The governance gap was obvious in audits. Teams could show logs and alerts, but they struggled to prove they had continuous, observable control. Approvals and policies existed on paper, yet once systems went live, behavior drifted without anyone reliably noticing until it was too late. The entire model assumed threats and data would stay relatively stable between periodic reviews.

What Databricks Is Actually Changing with LakeWatch

LakeWatch is a native open agentic SIEM built directly on the Databricks lakehouse. It ingests unified security, IT, and business telemetry in open formats (Delta Lake, Parquet, Iceberg), supports massive retention at dramatically lower cost, and allows teams to build and run defensive security agents using Agent Bricks powered by models such as Anthropic Claude.

The acquisitions strengthen the foundation. Antimatter brings a provably secure authentication, authorization, and data control plane purpose-built for AI agents.
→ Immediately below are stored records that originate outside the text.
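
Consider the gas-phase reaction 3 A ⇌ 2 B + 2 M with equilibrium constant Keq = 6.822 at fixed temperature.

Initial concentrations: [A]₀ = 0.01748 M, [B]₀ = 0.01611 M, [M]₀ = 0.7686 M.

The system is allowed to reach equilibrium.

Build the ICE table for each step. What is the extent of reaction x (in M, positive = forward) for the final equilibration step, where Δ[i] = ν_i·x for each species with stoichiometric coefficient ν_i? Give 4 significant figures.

x = -0.001959 M

Q₀ = 28.71 vs Keq = 6.822 ⇒ Q>K, reverse
Step 1:
                   A          B          M
  I          0.01748    0.01611     0.7686
  C         0.005877  -0.003918  -0.003918
  E          0.02336    0.01219     0.7647
  solve Keq expr → x = -0.001959; check Q = 6.822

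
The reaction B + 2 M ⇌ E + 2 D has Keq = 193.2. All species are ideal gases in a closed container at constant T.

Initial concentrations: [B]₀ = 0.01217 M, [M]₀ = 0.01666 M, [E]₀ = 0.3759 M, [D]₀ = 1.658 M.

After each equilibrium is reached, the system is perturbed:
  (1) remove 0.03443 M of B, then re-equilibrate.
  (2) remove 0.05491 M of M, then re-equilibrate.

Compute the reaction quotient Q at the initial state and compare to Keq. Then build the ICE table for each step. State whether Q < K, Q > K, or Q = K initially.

Q₀ = 3.0592e+05; Q > K (proceeds reverse)

Q₀ = 3.0592e+05 vs Keq = 193.2 ⇒ Q>K, reverse
Step 1:
                   B          M          E          D
  Initial    0.01217    0.01666     0.3759      1.658
  Change     0.08459     0.1692   -0.08459    -0.1692
  Equil      0.09676     0.1858     0.2913      1.489
  solve Keq expr → x = -0.08459; check Q = 193.2
Then remove 0.03443 M of B.
Step 2:
                   B          M          E          D
  Initial    0.06233     0.1858     0.2913      1.489
  Change     0.01062    0.02125   -0.01062   -0.02125
  Equil      0.07296     0.2071     0.2807      1.468
  solve Keq expr → x = -0.01062; check Q = 193.2
Then remove 0.05491 M of M.
Step 3:
                   B          M          E          D
  Initial    0.07296     0.1522     0.2807      1.468
  Change     0.01433    0.02865   -0.01433   -0.02865
  Equil      0.08728     0.1808     0.2664      1.439
  solve Keq expr → x = -0.01433; check Q = 193.2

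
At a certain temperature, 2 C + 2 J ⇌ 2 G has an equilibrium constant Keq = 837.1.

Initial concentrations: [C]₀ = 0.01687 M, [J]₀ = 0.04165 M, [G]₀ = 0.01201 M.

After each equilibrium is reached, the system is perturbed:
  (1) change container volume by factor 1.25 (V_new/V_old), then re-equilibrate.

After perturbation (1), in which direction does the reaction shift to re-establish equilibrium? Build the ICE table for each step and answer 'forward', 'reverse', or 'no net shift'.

Direction: reverse

Q₀ = 292.2 vs Keq = 837.1 ⇒ Q<K, forward
Step 1:
                  C         J         G
  I         0.01687   0.04165   0.01201
  C       -0.003199 -0.003199  0.003199
  E         0.01367   0.03845   0.01521
  solve Keq expr → x = 0.001599; check Q = 837.1
Then change container volume by factor 1.25 (V_new/V_old).
Step 2:
                  C         J         G
  I         0.01094   0.03076   0.01217
  C        0.001087  0.001087 -0.001087
  E         0.01202   0.03185   0.01108
  solve Keq expr → x = -5.4369e-04; check Q = 837.1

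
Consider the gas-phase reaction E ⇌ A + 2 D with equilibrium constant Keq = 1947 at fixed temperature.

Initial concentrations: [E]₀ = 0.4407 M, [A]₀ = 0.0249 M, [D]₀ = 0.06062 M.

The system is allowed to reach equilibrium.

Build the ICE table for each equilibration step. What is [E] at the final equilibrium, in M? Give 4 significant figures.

[E]_eq = 2.1192e-04 M

Q₀ = 2.0763e-04 vs Keq = 1947 ⇒ Q<K, forward
Step 1:
                   E          A          D
  Initial     0.4407     0.0249    0.06062
  Change     -0.4405     0.4405      0.881
  Equil   2.1192e-04     0.4654     0.9416
  solve Keq expr → x = 0.4405; check Q = 1947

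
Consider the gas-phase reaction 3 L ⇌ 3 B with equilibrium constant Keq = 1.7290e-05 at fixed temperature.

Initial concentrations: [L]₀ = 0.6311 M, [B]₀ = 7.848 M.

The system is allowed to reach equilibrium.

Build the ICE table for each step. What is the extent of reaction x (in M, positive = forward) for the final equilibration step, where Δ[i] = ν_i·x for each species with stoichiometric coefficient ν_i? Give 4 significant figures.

x = -2.545 M

Q₀ = 1923 vs Keq = 1.7290e-05 ⇒ Q>K, reverse
Step 1:
                  L         B
  I          0.6311     7.848
  C           7.634    -7.634
  E           8.265    0.2137
  solve Keq expr → x = -2.545; check Q = 1.7290e-05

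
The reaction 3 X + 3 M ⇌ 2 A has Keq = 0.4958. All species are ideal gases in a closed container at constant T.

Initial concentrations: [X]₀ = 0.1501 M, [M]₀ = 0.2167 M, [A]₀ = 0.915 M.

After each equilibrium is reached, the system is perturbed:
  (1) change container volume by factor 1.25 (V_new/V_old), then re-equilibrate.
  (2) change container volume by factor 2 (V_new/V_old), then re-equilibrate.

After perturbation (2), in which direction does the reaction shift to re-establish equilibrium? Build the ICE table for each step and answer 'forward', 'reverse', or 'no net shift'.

Q₀ = 2.4329e+04 vs Keq = 0.4958 ⇒ Q>K, reverse
Step 1:
                   X          M          A
  I           0.1501     0.2167      0.915
  C           0.6842     0.6842    -0.4561
  E           0.8343     0.9009     0.4589
  solve Keq expr → x = -0.2281; check Q = 0.4958
Then change container volume by factor 1.25 (V_new/V_old).
Step 2:
                   X          M          A
  I           0.6675     0.7207     0.3671
  C          0.07361    0.07361   -0.04907
  E           0.7411     0.7943      0.318
  solve Keq expr → x = -0.02454; check Q = 0.4958
Then change container volume by factor 2 (V_new/V_old).
Step 3:
                   X          M          A
  I           0.3705     0.3972      0.159
  C           0.1108     0.1108   -0.07387
  E           0.4813      0.508    0.08513
  solve Keq expr → x = -0.03694; check Q = 0.4958

Direction: reverse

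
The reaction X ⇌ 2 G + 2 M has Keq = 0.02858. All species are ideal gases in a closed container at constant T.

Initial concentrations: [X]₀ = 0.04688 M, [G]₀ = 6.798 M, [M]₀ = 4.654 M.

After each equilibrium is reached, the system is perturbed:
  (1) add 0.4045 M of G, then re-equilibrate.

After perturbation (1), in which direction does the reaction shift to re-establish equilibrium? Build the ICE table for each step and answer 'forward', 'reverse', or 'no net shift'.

Q₀ = 2.1351e+04 vs Keq = 0.02858 ⇒ Q>K, reverse
Step 1:
                    X           G           M
  I           0.04688       6.798       4.654
  C              2.27       -4.54       -4.54
  E             2.317       2.258       0.114
  solve Keq expr → x = -2.27; check Q = 0.02858
Then add 0.4045 M of G.
Step 2:
                    X           G           M
  I             2.317       2.662       0.114
  C          0.008268    -0.01654    -0.01654
  E             2.325       2.646     0.09743
  solve Keq expr → x = -0.008268; check Q = 0.02858

Direction: reverse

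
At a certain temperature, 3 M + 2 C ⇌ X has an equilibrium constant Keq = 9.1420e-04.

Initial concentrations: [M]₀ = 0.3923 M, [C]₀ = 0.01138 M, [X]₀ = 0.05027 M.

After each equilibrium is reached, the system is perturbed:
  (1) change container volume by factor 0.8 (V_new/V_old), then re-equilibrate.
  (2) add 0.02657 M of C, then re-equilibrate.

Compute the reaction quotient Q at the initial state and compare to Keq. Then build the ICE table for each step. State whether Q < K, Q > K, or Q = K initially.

Q₀ = 6429 vs Keq = 9.1420e-04 ⇒ Q>K, reverse
Step 1:
                  M         C         X
  I          0.3923   0.01138   0.05027
  C          0.1508    0.1005  -0.05027
  E          0.5431    0.1119 1.8343e-06
  solve Keq expr → x = -0.05027; check Q = 9.1420e-04
Then change container volume by factor 0.8 (V_new/V_old).
Step 2:
                  M         C         X
  I          0.6789    0.1399 2.2929e-06
  C       -9.9128e-06 -6.6085e-06 3.3043e-06
  E          0.6789    0.1399 5.5972e-06
  solve Keq expr → x = 3.3043e-06; check Q = 9.1420e-04
Then add 0.02657 M of C.
Step 3:
                  M         C         X
  I          0.6789    0.1665 5.5972e-06
  C       -6.9823e-06 -4.6549e-06 2.3274e-06
  E          0.6789    0.1665 7.9246e-06
  solve Keq expr → x = 2.3274e-06; check Q = 9.1420e-04

Q₀ = 6429; Q > K (proceeds reverse)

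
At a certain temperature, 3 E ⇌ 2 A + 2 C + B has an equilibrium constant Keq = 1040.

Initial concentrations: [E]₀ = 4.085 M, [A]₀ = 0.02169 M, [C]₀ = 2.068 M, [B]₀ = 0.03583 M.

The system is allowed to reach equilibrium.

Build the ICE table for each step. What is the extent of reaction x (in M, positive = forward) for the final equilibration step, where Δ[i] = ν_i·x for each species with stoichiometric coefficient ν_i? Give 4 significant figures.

x = 1.191 M

Q₀ = 1.0575e-06 vs Keq = 1040 ⇒ Q<K, forward
Step 1:
                   E          A          C          B
  Initial      4.085    0.02169      2.068    0.03583
  Change      -3.572      2.381      2.381      1.191
  Equil       0.5128      2.403      4.449      1.227
  solve Keq expr → x = 1.191; check Q = 1040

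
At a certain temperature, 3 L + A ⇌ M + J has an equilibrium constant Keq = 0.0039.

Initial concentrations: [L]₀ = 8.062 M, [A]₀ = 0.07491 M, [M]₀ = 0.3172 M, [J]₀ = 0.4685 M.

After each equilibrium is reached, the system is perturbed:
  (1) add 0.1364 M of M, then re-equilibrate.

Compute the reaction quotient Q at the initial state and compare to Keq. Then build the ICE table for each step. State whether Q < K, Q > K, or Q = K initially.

Q₀ = 0.003786; Q < K (proceeds forward)

Q₀ = 0.003786 vs Keq = 0.0039 ⇒ Q<K, forward
Step 1:
                    L           A           M           J
  init          8.062     0.07491      0.3172      0.4685
  Δ          -0.00448   -0.001493    0.001493    0.001493
  eq            8.058     0.07342      0.3187        0.47
  solve Keq expr → x = 0.001493; check Q = 0.0039
Then add 0.1364 M of M.
Step 2:
                    L           A           M           J
  init          8.058     0.07342      0.4551        0.47
  Δ           0.06086     0.02029    -0.02029    -0.02029
  eq            8.118      0.0937      0.4348      0.4497
  solve Keq expr → x = -0.02029; check Q = 0.0039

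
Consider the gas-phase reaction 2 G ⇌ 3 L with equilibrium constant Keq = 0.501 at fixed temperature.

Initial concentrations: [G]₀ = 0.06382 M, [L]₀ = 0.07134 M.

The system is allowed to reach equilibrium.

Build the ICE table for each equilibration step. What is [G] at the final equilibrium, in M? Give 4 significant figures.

[G]_eq = 0.0447 M

Q₀ = 0.08914 vs Keq = 0.501 ⇒ Q<K, forward
Step 1:
                  G         L
  Initial   0.06382   0.07134
  Change   -0.01912   0.02869
  Equil      0.0447       0.1
  solve Keq expr → x = 0.009562; check Q = 0.501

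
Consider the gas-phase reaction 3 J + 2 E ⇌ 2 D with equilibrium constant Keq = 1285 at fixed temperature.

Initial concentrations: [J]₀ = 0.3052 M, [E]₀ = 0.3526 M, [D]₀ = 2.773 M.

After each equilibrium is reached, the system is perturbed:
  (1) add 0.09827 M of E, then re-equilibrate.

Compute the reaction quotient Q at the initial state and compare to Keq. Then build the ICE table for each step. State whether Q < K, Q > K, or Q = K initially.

Q₀ = 2176; Q > K (proceeds reverse)

Q₀ = 2176 vs Keq = 1285 ⇒ Q>K, reverse
Step 1:
                  J         E         D
  init       0.3052    0.3526     2.773
  Δ         0.03937   0.02624  -0.02624
  eq         0.3446    0.3788     2.747
  solve Keq expr → x = -0.01312; check Q = 1285
Then add 0.09827 M of E.
Step 2:
                  J         E         D
  init       0.3446    0.4771     2.747
  Δ        -0.03673  -0.02449   0.02449
  eq         0.3078    0.4526     2.771
  solve Keq expr → x = 0.01224; check Q = 1285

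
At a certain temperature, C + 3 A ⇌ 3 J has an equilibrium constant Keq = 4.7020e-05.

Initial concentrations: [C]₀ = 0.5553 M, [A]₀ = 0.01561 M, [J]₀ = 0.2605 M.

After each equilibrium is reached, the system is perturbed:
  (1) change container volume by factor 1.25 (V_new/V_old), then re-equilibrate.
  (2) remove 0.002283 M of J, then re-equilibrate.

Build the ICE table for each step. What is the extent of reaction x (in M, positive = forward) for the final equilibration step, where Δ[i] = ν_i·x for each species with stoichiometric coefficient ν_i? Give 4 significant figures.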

SiftD.ai contributes deep detection engineering expertise from former Splunk veterans, adding advanced search and analytics capabilities at scale.

The practical change is significant. SecOps teams can now operate inside one governed environment where they ingest everything, deploy autonomous defensive agents for triage and response, maintain full lineage and audit trails, and achieve up to 80% lower TCO. Instead of bouncing between disconnected tools, investigation and response happen inside the same lakehouse that already holds the organization’s core data.